The risk of negative consequences from the eurozone debt crisis is still high even though leaders of the European Union had provided assistance to Greece. The situation has yet to improve, he said.
In addition, the United States Federal Reserve has not introduced a third round of quantitative easing (QE3) to stimulate the fragile economy in the US, as was expected, he said.
The impact of US economic slowdown and the financial problems in Europe had directly and indirectly affected key economies in Asia, particularly China, Japan, India, South Korea, Taiwan, Singapore and Hong Kong, Mr Phumin said.
Due to a sharp decline in exports, these countries had slashed their economic growth projections for this year and cut their key policy rates, he said.
Thailand was also hurt by the crisis. Its exports over the first seven months of the year contracted 0.4 per cent, while imports were up 10.5 per cent, he added.
The export value in July contracted 4.46 per cent to US$19.5 million, substantially lower than the previous expectation that exports for the second half of the year would be around US$20-22 billion per month, said the TCC vice president.
Mr Phumin suggested that if the government wants to boost economic growth to between five and six per cent this year and over five per cent next year, the following nine urgent measures should be implemented.
1) The government should speed up its spending in various infrastructure development projects to stimulate the economy, particularly the water resources management and flood control projects. It must also ensure transparency in its budget spending.2) It should promote border trade as neighbouring countries still want consumer and capital goods.3) It should ensure stability of the foreign exchange rate to ensure it stays at a suitable level for strengthening the country’s trade competitiveness.4) It should support the tourism sector to enhance its competitiveness in attracting more foreign tourists, particularly when the export sector was being affected by global financial crises.5) It should encourage state agencies to hold meetings in Thailand, instead of going overseas, to boost the tourism sector.6) It should give top priority to the water resources management and flood control projects and regularly publicise its progress to create confidence among Thai and foreign investors to further boost investment.7) It should bring about political stability to enhance the confidence of Thai and foreign investors and local consumers to spur investment and domestic consumption.8) It should prepare financial measures to ensure sufficiency in the liquidity of manufacturers affected by the eurozone debt crisis, and9) It should curb fuel prices at levels that cause no problems for the people’s cost of living and on the production costs of manufacturers.
Apart from that, said Mr Phumin, the government should join forces with the private sector in implementing the following four measures:
1) Find new export markets and in the meantime to maintain old markets that were not being much hurt by the global financial problems.2) Promote border trade to ensure further expansion of trade with neighbouring countries.3) Promote the tourism sector to encourage more foreign tourists and to promote domestic meeting events to be hold by state agencies, and4) Provide training courses to improve skills of labourers to ensure their efficiency in line with the policy to raise daily minimum wage to 300 baht nationwide early next year. This will help minimize impact on production cost of manufacturers.
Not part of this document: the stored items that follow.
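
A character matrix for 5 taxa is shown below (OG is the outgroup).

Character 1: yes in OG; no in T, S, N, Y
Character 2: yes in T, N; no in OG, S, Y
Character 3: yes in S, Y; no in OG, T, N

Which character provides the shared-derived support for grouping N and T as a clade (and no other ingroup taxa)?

Character 2

Character polarity is set by the outgroup: the derived state is whichever differs from the outgroup's state, so for Character 1 the derived state is 'no', and for the remaining characters it is 'yes'.
Character 1 (derived state 'no') is shared by all ingroup taxa — unites the whole ingroup.
Character 2: derived state 'yes' in N and T only — synapomorphy for {N, T}.
Character 3 (derived state 'yes') is shared by S and Y — a synapomorphy uniting that clade.
Most parsimonious ingroup topology: ((T,N),(S,Y)).
The clade {N, T} is supported by Character 2: its derived state 'yes' occurs in exactly those taxa and in no other taxon (including the outgroup).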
The TCC also reported that the overall consumer confidence index (CCI) dropped in August to 77.9 points, from 78.1 points in July, amid consumer worries about the domestic and global economies as well as flood concerns. To come up with the CCI, the economic and business forecasting centre of the University of the Thai Chamber of Commerce considered three indices.
Thanavath Phonvichai, the centre's director, said confidence in the overall economy rose in the month to 68.4 points, from 68.2 and confidence in job opportunity rose to 69.6 points from 69.3, but confidence in future income dropped to 95.8 points from 96.8.
An index below 100 points indicates consumers are still worried.
Mr Thanavath attributed the increase in consumer confidence to the cabinet’s decision to maintain value added tax (VAT) at seven per cent for another two years, to extend the excise exemption on diesel for another month and the increase in government spending to stimulate the economy.
The negative factors were the National Economic and Social Development Board slashing the growth forecast for 2012 from 5.5-6.5 per cent to 5.5-6.0 per cent, the 4.5 per cent export contraction in July, the rise in domestic retail prices of fuel, the continuing global economic slowdown and the violence in the far South.